Fwd: extragear/multimedia/k3b/k3bsetup

Alexander Neundorf neundorf at kde.org
Tue Nov 17 20:02:59 CET 2009


Hi,

On Monday 16 November 2009, you wrote:
> On Monday 16 November 2009 22:28:47 Alexander Neundorf wrote:
> > On Monday 16 November 2009, Michael Jansen wrote:
> > > Made a typo in CCMAIL :)
> > >
> > >
> > > SVN commit 1050113 by mjansen:
> > >
> > > Fix the includes. POLKITQT_INCLUDE_DIR already contains "PolicyKit".
> > >
> > > >From FindPolkitQt.cmake
> > >
> > >   set(POLKITQT_INCLUDE_DIR ${POLKITQT_INCLUDE_DIR}/PolicyKit/polkit-qt
> > > ${POLKITQT_INCLUDE_DIR}/PolicyKit/)
> > >
> > > >From CMakeCache.txt
> > >
> > >    POLKITQT_INCLUDE_DIR:PATH=/kde4/trunk/support/include
> > >
> > > This is confusing.
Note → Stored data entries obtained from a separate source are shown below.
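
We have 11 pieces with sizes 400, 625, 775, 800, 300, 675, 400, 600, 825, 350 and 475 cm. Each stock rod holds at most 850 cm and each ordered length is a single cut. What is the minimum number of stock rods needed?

Total = 825 + 800 + 775 + 675 + 625 + 600 + 475 + 400 + 400 + 350 + 300 = 6225 cm.
Lower bound: ⌈6225/850⌉ = 8 stock rods.
A packing using 9 stock rods:
  stock rod 1: 825 = 825
  stock rod 2: 800 = 800
  stock rod 3: 775 = 775
  stock rod 4: 675 = 675
  stock rod 5: 625 = 625
  stock rod 6: 600 = 600
  stock rod 7: 475 + 350 = 825
  stock rod 8: 400 + 400 = 800
  stock rod 9: 300 = 300
No arrangement into 8 stock rods stays within capacity, so 9 is optimal.

9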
But is it wrong?
> >
> > What is confusing ?
>
> A developer using FindPolicyKit.cmake wanting to know what
> POLKITQT_INCLUDE_DIR is (so he get's his includes right) will see a value
> in the cache that is not the value used to compile his code and get's his
> includes wrong.
>
> I'm currently fixing many bugs along that lines.

Cool, thanks :-)

> > If you just do SET(var value) this doesn't automatically make it into the
> > cache.
> > You need the CACHE keyword (which puts it in the cache if it's not
> > already there) or the CACHE and FORCE keywords, which puts it always in
> > the cache.
>
> Thx for the explanation. But since i'm an absolut cmake noob in that regard
> i wondered if it works caching a different value then the one we originilly
> retrieved using find_path. I have no ide how that caching works. One of
> these days i have to read up on cmakes inner workings and stop dabbling on
> the surface.

Ok. There are two levels of variables in cmake, cache variables and "normal" 
variables.
"Normal" variables hide/shadow the cache variables.
When cmake starts, it reads the cache and sets the cache variables, e.g. 
FOO_LIBRARY.
Then you can read-access the FOO_LIBRARY cache variable in cmake code:

message(STATUS "FOO_LIBRARY is ${FOO_LIBRARY}") 
...gives e.g. "/lib/libfoo.so" 

If you simply use set(), it always sets the normal, non-cache variable:

set(FOO_LIBRARY "blub")

Now you have two FOO_LIBRARY variables, the cache variable, which is 
still "/lib/libfoo.so", and the normal variable, which is "blub", and which 
hides the cache variable now.
So now
message(STATUS "FOO_LIBRARY is ${FOO_LIBRARY}") 
gives "blub".


To get something in the cache, you have to use
set(... CACHE )
This will write the given value in the cache if that variable does not yet 
exist in the cache (otherwise this would dismiss any changes which were made 
by the developer to the cache).

If you really want something to go in the cache, you have to use
set( ... CACHE FORCE)
This will always stopre the given value in the cache (and by this overwrite 
any changes which were made explicitely by the developer e.g. using cmake-gui 
or make edit_cache or ccmake).  

The find_XXX() calls store there results in the cache. First the check the 
value of the variable which they should search, e.g. FOO_LIBRARY. If the 
value is invalid (i.e. empty or contains "NOTFOUND") , they actually search 
and store the result in the cache. If the value is valid before the search, 
they don't actually search.

I hope this was somewhat clear. Let me know if not.